There are certain steps you will need to carry out to meet your re-enrolment duties.
On the third anniversary of the duties start date (staging date), you should assess employees who have left your scheme to see if they meet the age and earnings criteria to be re-enrolled. You then need to put them back into your pension scheme.
Contributions should be increased for employees who are paying below the minimum contribution levels.
These employees should be re-enrolled into the scheme if:
Any of the employees (older than 22 years but up to the state pension age) have left/opted out of the scheme since they were initially enrolled are receiving earnings before tax of more than:
- £10,000 per year,
- £833 per month or,
- £192 per week
Once you’ve done this, you must write to the employees re-enrolled, to tell them what is happening.
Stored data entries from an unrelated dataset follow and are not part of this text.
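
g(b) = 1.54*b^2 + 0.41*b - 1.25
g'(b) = 3.08*b + 0.41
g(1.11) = 1.10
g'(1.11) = 3.83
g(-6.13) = 54.11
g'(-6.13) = -18.47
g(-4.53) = 28.49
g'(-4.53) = -13.54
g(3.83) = 22.91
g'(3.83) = 12.21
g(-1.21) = 0.51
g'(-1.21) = -3.32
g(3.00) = 13.84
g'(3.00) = 9.65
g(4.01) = 25.16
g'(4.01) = 12.76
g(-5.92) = 50.29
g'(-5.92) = -17.82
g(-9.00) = 119.80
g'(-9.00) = -27.31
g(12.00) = 225.43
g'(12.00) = 37.37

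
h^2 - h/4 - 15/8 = (h - 3/2)*(h + 5/4)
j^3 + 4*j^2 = j^2*(j + 4)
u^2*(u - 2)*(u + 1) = u^4 - u^3 - 2*u^2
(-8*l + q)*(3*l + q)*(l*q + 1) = -24*l^3*q - 5*l^2*q^2 - 24*l^2 + l*q^3 - 5*l*q + q^2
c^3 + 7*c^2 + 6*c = c*(c + 1)*(c + 6)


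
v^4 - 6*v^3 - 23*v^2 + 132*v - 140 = (v - 7)*(v - 2)^2*(v + 5)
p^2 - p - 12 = (p - 4)*(p + 3)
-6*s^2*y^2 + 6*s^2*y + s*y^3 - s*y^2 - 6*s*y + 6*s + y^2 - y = (-6*s + y)*(y - 1)*(s*y + 1)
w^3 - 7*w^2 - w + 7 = (w - 7)*(w - 1)*(w + 1)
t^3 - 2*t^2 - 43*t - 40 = (t - 8)*(t + 1)*(t + 5)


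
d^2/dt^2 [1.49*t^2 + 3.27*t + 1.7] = 2.98000000000000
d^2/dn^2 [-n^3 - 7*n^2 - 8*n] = -6*n - 14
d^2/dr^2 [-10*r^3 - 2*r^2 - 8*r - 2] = -60*r - 4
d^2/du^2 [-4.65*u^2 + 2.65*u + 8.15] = -9.30000000000000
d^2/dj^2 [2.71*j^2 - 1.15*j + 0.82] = 5.42000000000000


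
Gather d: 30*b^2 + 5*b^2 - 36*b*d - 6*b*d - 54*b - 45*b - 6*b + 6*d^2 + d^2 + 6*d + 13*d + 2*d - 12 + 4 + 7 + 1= 35*b^2 - 105*b + 7*d^2 + d*(21 - 42*b)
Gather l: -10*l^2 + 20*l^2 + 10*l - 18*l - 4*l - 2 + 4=10*l^2 - 12*l + 2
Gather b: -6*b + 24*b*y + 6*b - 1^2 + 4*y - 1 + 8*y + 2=24*b*y + 12*y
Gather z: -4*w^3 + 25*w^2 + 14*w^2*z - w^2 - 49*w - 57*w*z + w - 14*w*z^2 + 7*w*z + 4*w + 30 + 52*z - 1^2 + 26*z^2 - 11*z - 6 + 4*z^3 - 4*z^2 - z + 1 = -4*w^3 + 24*w^2 - 44*w + 4*z^3 + z^2*(22 - 14*w) + z*(14*w^2 - 50*w + 40) + 24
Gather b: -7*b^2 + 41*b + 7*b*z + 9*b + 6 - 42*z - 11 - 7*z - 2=-7*b^2 + b*(7*z + 50) - 49*z - 7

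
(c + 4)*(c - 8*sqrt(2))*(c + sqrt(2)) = c^3 - 7*sqrt(2)*c^2 + 4*c^2 - 28*sqrt(2)*c - 16*c - 64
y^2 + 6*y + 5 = (y + 1)*(y + 5)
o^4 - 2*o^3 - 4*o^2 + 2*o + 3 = (o - 3)*(o - 1)*(o + 1)^2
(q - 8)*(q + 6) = q^2 - 2*q - 48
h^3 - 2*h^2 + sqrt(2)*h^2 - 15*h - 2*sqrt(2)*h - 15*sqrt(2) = (h - 5)*(h + 3)*(h + sqrt(2))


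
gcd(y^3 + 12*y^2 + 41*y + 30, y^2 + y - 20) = y + 5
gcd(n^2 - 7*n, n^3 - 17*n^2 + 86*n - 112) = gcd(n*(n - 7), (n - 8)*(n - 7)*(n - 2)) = n - 7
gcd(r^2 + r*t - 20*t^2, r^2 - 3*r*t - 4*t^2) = r - 4*t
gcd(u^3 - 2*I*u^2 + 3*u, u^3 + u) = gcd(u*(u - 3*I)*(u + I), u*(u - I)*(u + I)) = u^2 + I*u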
The second and final stage is to complete the re-declaration of compliance. This informs The Pension Regulator of how the re-enrolment duties have been met and whether any employee was put back into the scheme, or not.
The redeclaration should be done within 6 weeks of the third anniversary of your duties start date or staging date.
The Pension Regulator tool is very useful for assisting with understanding of duties and obligations.